A dual P-layer 4H-SiC p-i-n photodetector for the detection from extreme ultraviolet to ultraviolet-A

A dual P-layer 4H-SiC p-i-n ultraviolet photodetector is proposed and studied. The modeling results of the photoelectric characteristics demonstrate the dual P-layer structure could effectively reduce the recombination of the photogenerated carriers and separate more electron-hole pairs near the surface of the device. And, the photodetector exhibits a significantly high response and detectivity, especially in the wavelength range of extreme ultraviolet to ultraviolet-C. A high spectral response peak of 0.2 A/W corresponding to a quantum efficiency of 95.3% is achieved. Furthermore, an avalanche breakdown voltage as low as 182 V is observed. The dual P-layer structure significantly presents an innovative approach for the advancement of future ultraviolet photodetectors applied in the detection at illumination wavelengths ranging from extreme ultraviolet to ultraviolet-A. A novel dual P-layer p-i-n UV photodetector is presented, exhibiting high responsiveness, a high detection rate, and a low avalanche breakdown voltage.

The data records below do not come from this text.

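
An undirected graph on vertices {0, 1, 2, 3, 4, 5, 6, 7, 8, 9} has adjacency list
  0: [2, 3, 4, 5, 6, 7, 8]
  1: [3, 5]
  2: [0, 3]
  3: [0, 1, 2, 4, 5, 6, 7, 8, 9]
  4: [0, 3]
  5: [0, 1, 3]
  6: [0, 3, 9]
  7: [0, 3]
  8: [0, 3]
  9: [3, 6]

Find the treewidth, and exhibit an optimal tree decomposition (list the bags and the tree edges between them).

Treewidth 2.
One such decomposition:
Bags: B1 = {0, 3, 5}  B2 = {0, 3, 8}  B3 = {1, 3, 5}  B4 = {0, 3, 6}  B5 = {0, 3, 7}  B6 = {3, 6, 9}  B7 = {0, 3, 4}  B8 = {0, 2, 3}
Tree: B1–B2, B1–B3, B1–B4, B1–B5, B4–B6, B1–B7, B7–B8

The largest bag has 3 vertices, giving width 2; this decomposition certifies tw(G) ≤ 2. On the other hand G contains the 3-clique {0, 2, 3}. A clique must lie in a single bag of any decomposition, so no decomposition can have width below 2. The upper and lower bounds meet at 2, so that is the treewidth.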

The dual P-layer structure offers a highly innovative approach to advance future ultraviolet photodetectors for detection across illumination wavelengths ranging from extreme ultraviolet to ultraviolet-C.image

Automated summary

A novel dual P-layer 4H-SiC p-i-n ultraviolet photodetector is proposed and investigated, showing effective reduction of carrier recombination and enhanced separation of electron-hole pairs near the device surface. The photodetector exhibits high response and detectivity, particularly in the extreme ultraviolet to ultraviolet-C wavelength range. It achieves a peak spectral response of 0.2 A/W with a quantum efficiency of 95.3% and a low avalanche breakdown voltage of 182 V. The dual P-layer structure offers an innovative approach for the advancement of future ultraviolet photodetectors across different illumination wavelengths.